My emotions, though valid, will not fix my engine, and right now the heightened emotional reaction steers me toward a straight-up upheaval, a tearful collision.
I breathe, slowing the accelerated thoughts into a manageable speed, and watch as my emotions pump on the brakes, too.
I have my back, a borrowed line from improv takes the passenger seat.
I have my back, no matter what happens, I stand by myself, and I trust that I can reasonably handle whatever the outcome is, because I have in the past, and I will continue to do so in the future.
I take care of myself, so the guilt-ridden rehearsing ends here. I did the best I could do, and in this offering of grace, I create the space to meet and implement the lesson.
This is a big lesson on caring for my car, and caring for myself.
I come first. My car’s needs come first. Ensuring optimal wellness and functioning ease in my life benefits my overall health, mental clarity, emotional peace, and then and only then, I can direct and route the path to others.
So when the phone rings later that morning, I answer knowing that I am capable of thinking, problem-solving, because I refuse to abandon myself, to the judgment of others, to the critique of myself.
There is no engine damage. My baby is fine.
And my honking heart, he looks glistening and mighty fine when we reunite later in the service lot.
“HUGH!!” I bubble with an enthusiasm the technician politely smiles at before jetting back to his desk.
I cradle the steering wheel with hands full of thankful prayers and drive down a weekend road already bustling with brunching and errand-hopping Austinites. The windows are rolled down, the traffic merges into the playing of an old CD made when I first fell in love, but the music doesn’t remind me of him, it reminds me of a loving, life-eager me. And my younger self would be proud of the woman I am, exhausted and invigorated, terrified and still bravely figuring out, making mistakes, and redirecting as necessary.

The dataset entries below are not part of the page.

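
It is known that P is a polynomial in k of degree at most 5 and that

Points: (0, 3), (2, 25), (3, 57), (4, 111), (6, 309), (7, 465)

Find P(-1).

Write P(k) = ak^5 + bk^4 + ck³ + dk² + ek + p; the 6 given values yield a linear system in the 6 coefficients.
Solving, the top 2 coefficients vanish, and P(k) = k³ + 2k² + 3k + 3.
Then P(-1) = 1.

1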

The oil check is a life check. And I am grateful for the wake-up call.
The remembering to value my time and not waste it racing down roads that tire my energy to people-please, that I have permission to stop when I am exhausted and confused and get clear and fiercely focused on my life-map, and then, claim that I am clever and resourceful and smart at handling the concrete challenges of this big city, independent life.
I wear sunglasses as I drive into the heartbeat of Austin, and feel wind, sun, and a deepening of breath. I’m on my side. Let’s see where the road goes.